Ohio Department of Rehabilitation and Correction officials immediately responded to the prolonged execution by announcing that it would conduct a thorough review of what went wrong that caused McGuire to endure repeated cycles of snorting, gurgling and gasping for air after the administration of the two-drug cocktail used for the first time to execute a capital felon in Ohio. If that review to discover a more speedy and less painful execution solution takes longer than March 19 – the next date with death for an Ohio killer – Gov. John Kasich should go as far as to impose a temporary moratorium on capital punishment.

The governor and legislators, however, should not go as far as to heed the calls of the American Civil Liberties Union and others for abolition of the death penalty in Ohio. Such calls remain misguided for they would deny a semblance of closure and justice for the forgotten families and friends of victims of our state’s most horrific and unspeakable crimes.

DRAWING COMPARISONS

Yes, the state must work harder to ensure the problems surrounding McGuire’s execution – the longest in state history – are resolved and not repeated. But the less than one-half hour of anguish endured by McGuire on his death bed certainly pales in comparison to the pain produced by “Old Sparky,” the state’s electric chair used in executions until its mothballing in 2001.

Moreover, the botched lethal mix injected into McGuire’s body no doubt proved far less cruel and unusual than the punishment McGuire savagely inflicted on Stewart, nearly eight months pregnant at the time of the crime.

On Feb. 11, 1989, according to court documents and autopsy reports, McGuire sought sex from Stewart; she refused so he raped and sodomized her. Fearing he would go to jail for raping a pregnant woman, he choked her and slashed a 41/2-inch deep gash in her throat that severed her carotid artery and jugular vein. He then dumped her in a wooded area where hikers found her mutilated body the next day.

Contrast that ghoulish and prolonged terror and pain with the half-hour of discomfort suffered by McGuire, and no logical comparison can be found. Nonetheless, in coming days and weeks, we expect more forces opposing capital punishment to to decry the death penalty as a barbaric practice of state-sponsored killing and an inhumane form of retribution.

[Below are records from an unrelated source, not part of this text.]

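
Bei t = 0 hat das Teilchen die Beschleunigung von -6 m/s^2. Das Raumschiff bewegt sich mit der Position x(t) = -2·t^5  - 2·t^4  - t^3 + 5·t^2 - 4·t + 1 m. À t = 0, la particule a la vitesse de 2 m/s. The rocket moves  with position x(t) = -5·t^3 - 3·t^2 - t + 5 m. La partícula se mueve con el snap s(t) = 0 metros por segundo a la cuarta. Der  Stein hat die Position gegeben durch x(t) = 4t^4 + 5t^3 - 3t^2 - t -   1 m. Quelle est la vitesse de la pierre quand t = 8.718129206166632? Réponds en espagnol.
Debemos derivar nuestra ecuación de la posición x(t) = 4·t^4 + 5·t^3 - 3·t^2 - t - 1 1 vez. La derivada de la posición da la velocidad: v(t) = 16·t^3 + 15·t^2 - 6·t - 1. Usando v(t) = 16·t^3 + 15·t^2 - 6·t - 1 y sustituyendo t = 8.718129206166632, encontramos v = 11688.8288062436.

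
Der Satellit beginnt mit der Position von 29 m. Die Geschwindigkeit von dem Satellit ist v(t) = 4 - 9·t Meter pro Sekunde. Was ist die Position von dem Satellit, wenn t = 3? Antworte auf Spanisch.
Para resolver esto, necesitamos tomar 1 integral de nuestra ecuación de la velocidad v(t) = 4 - 9·t. Integrando la velocidad y usando la condición inicial x(0) = 29, obtenemos x(t) = -9·t^2/2 + 4·t + 29. Tenemos la posición x(t) = -9·t^2/2 + 4·t + 29. Sustituyendo t = 3: x(3) = 1/2.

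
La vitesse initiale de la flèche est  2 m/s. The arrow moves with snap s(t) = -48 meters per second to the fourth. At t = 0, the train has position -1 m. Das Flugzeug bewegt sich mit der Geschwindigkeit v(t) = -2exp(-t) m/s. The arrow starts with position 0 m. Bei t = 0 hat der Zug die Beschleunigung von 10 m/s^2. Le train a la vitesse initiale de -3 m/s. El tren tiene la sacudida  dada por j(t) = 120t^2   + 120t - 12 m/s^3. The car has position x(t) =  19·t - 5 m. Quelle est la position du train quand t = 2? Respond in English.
To solve this, we need to take 3 integrals of our jerk equation j(t) = 120·t^2 + 120·t - 12. Finding the antiderivative of j(t) and using a(0) = 10: a(t) = 40·t^3 + 60·t^2 - 12·t + 10. The antiderivative of acceleration is velocity. Using v(0) = -3, we get v(t) = 10·t^4 + 20·t^3 - 6·t^2 + 10·t - 3. Taking ∫v(t)dt and applying x(0) = -1, we find x(t) = 2·t^5 + 5·t^4 - 2·t^3 + 5·t^2 - 3·t - 1. From the given position equation x(t) = 2·t^5 + 5·t^4 - 2·t^3 + 5·t^2 - 3·t - 1, we substitute t = 2 to get x = 141.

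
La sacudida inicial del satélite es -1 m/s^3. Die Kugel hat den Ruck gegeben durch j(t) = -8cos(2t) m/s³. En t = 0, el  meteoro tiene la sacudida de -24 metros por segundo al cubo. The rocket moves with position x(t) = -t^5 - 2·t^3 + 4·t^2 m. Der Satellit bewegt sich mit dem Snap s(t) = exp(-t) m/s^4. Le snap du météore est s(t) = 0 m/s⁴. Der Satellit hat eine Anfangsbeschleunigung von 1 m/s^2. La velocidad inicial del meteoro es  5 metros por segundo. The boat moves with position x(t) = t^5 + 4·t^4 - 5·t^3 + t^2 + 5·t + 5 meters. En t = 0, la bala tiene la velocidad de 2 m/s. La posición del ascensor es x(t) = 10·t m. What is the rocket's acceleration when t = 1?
Starting from position x(t) = -t^5 - 2·t^3 + 4·t^2, we take 2 derivatives. The derivative of position gives velocity: v(t) = -5·t^4 - 6·t^2 + 8·t. Taking d/dt of v(t), we find a(t) = -20·t^3 - 12·t + 8. We have acceleration a(t) = -20·t^3 - 12·t + 8. Substituting t = 1: a(1) = -24.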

The death penalty, however, is neither inhumane nor retributive. It is justice. After all, executions primarily are not a transaction between a criminal and his victim or the victim’s family. It is a process whereby the state seeks justice for the people of Ohio.

The vast majority of Ohioans and Americans, according to credible public opinion polls, continues to concur by supporting the death penalty for the state’s most cruel and heartless killers. The state must respect that sentiment by working expeditiously to find a more suitable injectable execution solution. The longer the state delays cold-blooded killers’ legitimate and constitutional dates with death, the longer justice will be denied to the victims’ survivors and to the purity of jurisprudence in Ohio.